Single by Augie Rios 1946-2019

from the album ¿Dónde Está Santa Claus?
- B-side: "Ol' Fatso"
- Released: 1958
- Genre: Rock, Christmas
- Length: 2:20
- Label: Metro
- Songwriters: George Scheck, Rod Parker, and Al Greiner

Augie Rios 1946-2019 singles chronology
|  | "¿Dónde Está Santa Claus?" (1958) | "Run Rattler Run" (1959) |

= ¿Dónde Está Santa Claus? =

1958 novelty Christmas song performed by Augie Rios

"¿Dónde Está Santa Claus?" (Spanish for Where Is Santa Claus?) (also known on other versions as "Mamacita") is a 1958 novelty Christmas song written by George Scheck, Rod Parker, and Al Greiner and performed by Augie Rios.

== Release ==
12-year-old Augie Rios had a hit with the song "¿Dónde Está Santa Claus?" in 1958 which featured the Mark Jeffrey Orchestra. Written by George Scheck, Rod Parker, and Al Greiner, and copyrighted in 1958, the copyright was renewed and is owned by Ragtime Music. The song was originally released on MGM Records' Metro label. The 45 record single was backed with the song "Ol' Fatso (I Don't Care Who You Are Old Fatso, Get Those Reindeer Off My Roof)".

==Other versions==
- A cover version was released by Toni Sante on Parkway Records in 1965.
- It was also covered by actress Charo in 1978 as well as a Spanish-language version by Mexican TV host Chabelo, El Vez from the album Merry Mex-mas.
- The rock band Guster covered the song in 2003 (on the Maybe This Christmas Too? holiday compilation album).
- The a cappella men's singing group Straight No Chaser covers the song on their Christmas Cheers CD (Atlantic Records, 2009).
- A Latin ska version of the song in English and Spanish was recorded and released by California band Mento Buru for their holiday ep "East Bakersfield Christmas" in 2020.
- A cover version was released by Senses Fail in 2020.
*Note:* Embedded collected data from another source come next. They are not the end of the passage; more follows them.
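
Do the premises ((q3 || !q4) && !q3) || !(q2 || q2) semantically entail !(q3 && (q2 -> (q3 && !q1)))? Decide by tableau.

No

Initial set: {(((q3 || !q4) && !q3) || !(q2 || q2)); !!(q3 && (q2 -> (q3 && !q1)))}.
!!(q3 && (q2 -> (q3 && !q1))): α-rule — add q3, (q2 -> (q3 && !q1)).
(((q3 || !q4) && !q3) || !(q2 || q2)): β-rule — branch into ((q3 || !q4) && !q3)  //  !(q2 || q2).
  branch 1 (add ((q3 || !q4) && !q3)):
    ((q3 || !q4) && !q3): α-rule — add (q3 || !q4), !q3.
    × closes — contains both q3 and !q3.
  branch 2 (add !(q2 || q2)):
    !(q2 || q2): α-rule — add !q2, !q2.
    (q2 -> (q3 && !q1)): β-rule — branch into !q2  //  (q3 && !q1).
      branch 2.1 (add !q2):
        ○ open, literals {q2=0, q3=1}.
      branch 2.2 (add (q3 && !q1)):
        (q3 && !q1): α-rule — add q3, !q1.
        ○ open, literals {q1=0, q2=0, q3=1}.
1 branch closed, 2 open.
An open branch gives a countermodel: q2=0, q3=1 (unmentioned atoms arbitrary); the premises hold there but the conclusion fails.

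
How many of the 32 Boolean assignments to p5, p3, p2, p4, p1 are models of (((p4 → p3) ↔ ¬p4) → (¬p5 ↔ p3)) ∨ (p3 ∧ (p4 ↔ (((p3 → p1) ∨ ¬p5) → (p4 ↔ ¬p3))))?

20

Initial set: {((((p4 → p3) ↔ ¬p4) → (¬p5 ↔ p3)) ∨ (p3 ∧ (p4 ↔ (((p3 → p1) ∨ ¬p5) → (p4 ↔ ¬p3)))))}.
((((p4 → p3) ↔ ¬p4) → (¬p5 ↔ p3)) ∨ (p3 ∧ (p4 ↔ (((p3 → p1) ∨ ¬p5) → (p4 ↔ ¬p3))))): β-rule — branch into (((p4 → p3) ↔ ¬p4) → (¬p5 ↔ p3))  //  (p3 ∧ (p4 ↔ (((p3 → p1) ∨ ¬p5) → (p4 ↔ ¬p3)))).
  branch 1 (add (((p4 → p3) ↔ ¬p4) → (¬p5 ↔ p3))):
    (((p4 → p3) ↔ ¬p4) → (¬p5 ↔ p3)): β-rule — branch into ¬((p4 → p3) ↔ ¬p4)  //  (¬p5 ↔ p3).
      branch 1.1 (add ¬((p4 → p3) ↔ ¬p4)):
        ¬((p4 → p3) ↔ ¬p4): β-rule — branch into (p4 → p3), ¬¬p4  //  ¬(p4 → p3), ¬p4.
          branch 1.1.1 (add (p4 → p3), ¬¬p4):
            (p4 → p3): β-rule — branch into ¬p4  //  p3.
              branch 1.1.1.1 (add ¬p4):
                × closes — contains both p4 and ¬p4.
              branch 1.1.1.2 (add p3):
                ○ open, literals {p3=true, p4=true}.
          branch 1.1.2 (add ¬(p4 → p3), ¬p4):
            ¬(p4 → p3): α-rule — add p4, ¬p3.
            × closes — contains both p4 and ¬p4.
      branch 1.2 (add (¬p5 ↔ p3)):
        (¬p5 ↔ p3): β-rule — branch into ¬p5, p3  //  ¬¬p5, ¬p3.
          branch 1.2.1 (add ¬p5, p3):
            ○ open, literals {p3=true, p5=false}.
          branch 1.2.2 (add ¬¬p5, ¬p3):
            ○ open, literals {p3=false, p5=true}.
  branch 2 (add (p3 ∧ (p4 ↔ (((p3 → p1) ∨ ¬p5) → (p4 ↔ ¬p3))))):
    (p3 ∧ (p4 ↔ (((p3 → p1) ∨ ¬p5) → (p4 ↔ ¬p3)))): α-rule — add p3, (p4 ↔ (((p3 → p1) ∨ ¬p5) → (p4 ↔ ¬p3))).
    (p4 ↔ (((p3 → p1) ∨ ¬p5) → (p4 ↔ ¬p3))): β-rule — branch into p4, (((p3 → p1) ∨ ¬p5) → (p4 ↔ ¬p3))  //  ¬p4, ¬(((p3 → p1) ∨ ¬p5) → (p4 ↔ ¬p3)).
      branch 2.1 (add p4, (((p3 → p1) ∨ ¬p5) → (p4 ↔ ¬p3))):
        (((p3 → p1) ∨ ¬p5) → (p4 ↔ ¬p3)): β-rule — branch into ¬((p3 → p1) ∨ ¬p5)  //  (p4 ↔ ¬p3).
          branch 2.1.1 (add ¬((p3 → p1) ∨ ¬p5)):
            ¬((p3 → p1) ∨ ¬p5): α-rule — add ¬(p3 → p1), ¬¬p5.
            ¬(p3 → p1): α-rule — add p3, ¬p1.
            ○ open, literals {p1=false, p3=true, p4=true, p5=true}.
          branch 2.1.2 (add (p4 ↔ ¬p3)):
            (p4 ↔ ¬p3): β-rule — branch into p4, ¬p3  //  ¬p4, ¬¬p3.
              branch 2.1.2.1 (add p4, ¬p3):
                × closes — contains both p3 and ¬p3.
              branch 2.1.2.2 (add ¬p4, ¬¬p3):
                × closes — contains both p4 and ¬p4.
      branch 2.2 (add ¬p4, ¬(((p3 → p1) ∨ ¬p5) → (p4 ↔ ¬p3))):
        ¬(((p3 → p1) ∨ ¬p5) → (p4 ↔ ¬p3)): α-rule — add ((p3 → p1) ∨ ¬p5), ¬(p4 ↔ ¬p3).
        ((p3 → p1) ∨ ¬p5): β-rule — branch into (p3 → p1)  //  ¬p5.
          branch 2.2.1 (add (p3 → p1)):
            ¬(p4 ↔ ¬p3): β-rule — branch into p4, ¬¬p3  //  ¬p4, ¬p3.
              branch 2.2.1.1 (add p4, ¬¬p3):
                × closes — contains both p4 and ¬p4.
              branch 2.2.1.2 (add ¬p4, ¬p3):
                × closes — contains both p3 and ¬p3.
          branch 2.2.2 (add ¬p5):
            ¬(p4 ↔ ¬p3): β-rule — branch into p4, ¬¬p3  //  ¬p4, ¬p3.
              branch 2.2.2.1 (add p4, ¬¬p3):
                × closes — contains both p4 and ¬p4.
              branch 2.2.2.2 (add ¬p4, ¬p3):
                × closes — contains both p3 and ¬p3.
8 branches closed, 4 open.
Each open branch fixes some atoms; the unmentioned ones are free. Counting distinct full assignments: branch {p3=true, p4=true} (p5, p2, p1) contributes 8 new; branch {p3=true, p5=false} (p2, p4, p1) contributes 4 new; branch {p3=false, p5=true} (p2, p4, p1) contributes 8 new; branch {p1=false, p3=true, p4=true, p5=true} (p2) contributes 0 new. Total: 20.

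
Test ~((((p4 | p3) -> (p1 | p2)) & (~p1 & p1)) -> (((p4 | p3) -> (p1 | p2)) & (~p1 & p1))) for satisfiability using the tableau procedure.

Unsatisfiable

Initial set: {T ~((((p4 | p3) -> (p1 | p2)) & (~p1 & p1)) -> (((p4 | p3) -> (p1 | p2)) & (~p1 & p1)))}.
T ~((((p4 | p3) -> (p1 | p2)) & (~p1 & p1)) -> (((p4 | p3) -> (p1 | p2)) & (~p1 & p1))): α-rule — add T (((p4 | p3) -> (p1 | p2)) & (~p1 & p1)), F (((p4 | p3) -> (p1 | p2)) & (~p1 & p1)).
T (((p4 | p3) -> (p1 | p2)) & (~p1 & p1)): α-rule — add T ((p4 | p3) -> (p1 | p2)), T (~p1 & p1).
T (~p1 & p1): α-rule — add T ~p1, T p1.
× closes — contains both p1 and ~p1.
All 1 branch closes.
Every branch closed; the formula is unsatisfiable.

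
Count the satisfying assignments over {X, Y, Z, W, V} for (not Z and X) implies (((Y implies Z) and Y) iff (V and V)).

28

Initial set: {((not Z and X) implies (((Y implies Z) and Y) iff (V and V)))}.
((not Z and X) implies (((Y implies Z) and Y) iff (V and V))): β-rule — branch into not (not Z and X)  //  (((Y implies Z) and Y) iff (V and V)).
  branch 1 (add not (not Z and X)):
    not (not Z and X): β-rule — branch into not not Z  //  not X.
      branch 1.1 (add not not Z):
        ○ open, literals {Z=true}.
      branch 1.2 (add not X):
        ○ open, literals {X=false}.
  branch 2 (add (((Y implies Z) and Y) iff (V and V))):
    (((Y implies Z) and Y) iff (V and V)): β-rule — branch into ((Y implies Z) and Y), (V and V)  //  not ((Y implies Z) and Y), not (V and V).
      branch 2.1 (add ((Y implies Z) and Y), (V and V)):
        ((Y implies Z) and Y): α-rule — add (Y implies Z), Y.
        (V and V): α-rule — add V, V.
        (Y implies Z): β-rule — branch into not Y  //  Z.
          branch 2.1.1 (add not Y):
            × closes — contains both Y and not Y.
          branch 2.1.2 (add Z):
            ○ open, literals {V=true, Y=true, Z=true}.
      branch 2.2 (add not ((Y implies Z) and Y), not (V and V)):
        not ((Y implies Z) and Y): β-rule — branch into not (Y implies Z)  //  not Y.
          branch 2.2.1 (add not (Y implies Z)):
            not (Y implies Z): α-rule — add Y, not Z.
            not (V and V): β-rule — branch into not V  //  not V.
              branch 2.2.1.1 (add not V):
                ○ open, literals {V=false, Y=true, Z=false}.
              branch 2.2.1.2 (add not V):
                ○ open, literals {V=false, Y=true, Z=false}.
          branch 2.2.2 (add not Y):
            not (V and V): β-rule — branch into not V  //  not V.
              branch 2.2.2.1 (add not V):
                ○ open, literals {V=false, Y=false}.
              branch 2.2.2.2 (add not V):
                ○ open, literals {V=false, Y=false}.
1 branch closed, 7 open.
Each open branch fixes some atoms; the unmentioned ones are free. Counting distinct full assignments: branch {Z=true} (X, Y, W, V) contributes 16 new; branch {X=false} (Y, Z, W, V) contributes 8 new; branch {V=true, Y=true, Z=true} (X, W) contributes 0 new; branch {V=false, Y=true, Z=false} (X, W) contributes 2 new; branch {V=false, Y=true, Z=false} (X, W) contributes 0 new; branch {V=false, Y=false} (X, Z, W) contributes 2 new; branch {V=false, Y=false} (X, Z, W) contributes 0 new. Total: 28.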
=== Kumbia All Starz version ===

A version of the song by A.B. Quintanilla and Kumbia All Starz appears on the fan edition of the album Ayer Fue Kumbia Kings, Hoy Es Kumbia All Starz, released on October 2, 2007. The song was retitled from "¿Dónde Está Santa Claus?" to "Mamacita Donde Esta Santa Claus"

== Popular culture ==
- The song is referred to in Cheech and Chong's holiday hit "Santa Claus and His Old Lady".
- The song appears in the 2011 movie A Very Harold & Kumar 3D Christmas and is heard in the 2007 movie Where God Left His Shoes.
- The song also appears during a Christmas scene in the episode "Los Pepes" in season 2 of the TV series Narcos.
- It also features in the 2017 Netflix film El Camino Christmas.
- The Toni Sante version was featured in the 2022 Christmas action comedy Violent Night starring David Harbour.
- "¿Dónde Está Santa Claus?" was used in a television commercial for Amazon during the 2023 Christmas season.